Just as the beginning of the journey is marked by an open door, so is its destination. “Into whatever house you enter, first say, ‘Peace to this household.’ If a peaceful person lives there, your peace will rest on him; but if not, it will return to you.” Here is the paradox of Christian discipleship on full display: the one sent out into the world is entirely dependent upon the care and hospitality of others, and yet it is they who have true peace to bestow. Jesus by no means denies the bodily necessities of life here—shelter, food, clothing—but it is precisely in divesting oneself of these necessities and relying upon others to provide them that the Kingdom of God manifests itself here and now. Nor does Jesus deny the possibility of rejection and abandonment here: the disciples are told to shake off the very dust of those towns that reject their ministry. Jesus comes to these towns in the poverty and openness of these messengers, and they have before them then the choice of opening or closing the door, upon which their own healing rests. For what lies on the other side of that door is nothing other Christ himself. As Pope Francis once put it:
Crossing through that door presupposes the beginning of a way or journey that lasts a lifetime… One passes through the door of faith, one crosses that threshold, when the Word of God is announced and the heart allows itself to be shaped by that grace which transforms. A grace which has a concrete name, and that name is Jesus. Jesus is the door. (John 10:9). He, and only He, is and will always be the door. No one goes to the Father except through Him. (John 14.6). If there is no Christ, there is no way to God.

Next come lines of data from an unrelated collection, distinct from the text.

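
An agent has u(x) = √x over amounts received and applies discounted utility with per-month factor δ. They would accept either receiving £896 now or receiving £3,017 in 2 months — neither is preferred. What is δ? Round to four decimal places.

Indifference means u(896) = δ^2 · u(3017), so δ^2 = u(896)/u(3017).
With u(x) = √x: δ^2 = √896/√3017 = √(896/3017) = 0.54496.
Taking the square root: δ = 0.54496^(1/2) ≈ 0.7382.

δ ≈ 0.7382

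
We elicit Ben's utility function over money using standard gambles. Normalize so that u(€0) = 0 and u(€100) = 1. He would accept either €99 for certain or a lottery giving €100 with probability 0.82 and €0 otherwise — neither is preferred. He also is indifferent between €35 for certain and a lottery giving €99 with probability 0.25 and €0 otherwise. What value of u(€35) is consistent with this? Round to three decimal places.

0.205

First, u(€99) = 0.82·u(€100) + 0.18·u(€0) = 0.82.
Chaining: u(€35) = 0.25·0.82 + 0.75·0.00 = 0.2050.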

As the door, He opens the way to God and as Good Shepherd he is the Only One who looks after us at the price of his own life.
The portrait of the Kingdom of God that emerges here is anything but that of a corporate coping mechanism. It is rather an invitation not only to open the door to Christ, but to be an open door through which Christ can enter the world. We are called by the empty tomb to become empty ourselves, so others may know the surpassing power of our Creator and Redeemer and the everlasting peace of Israel’s God.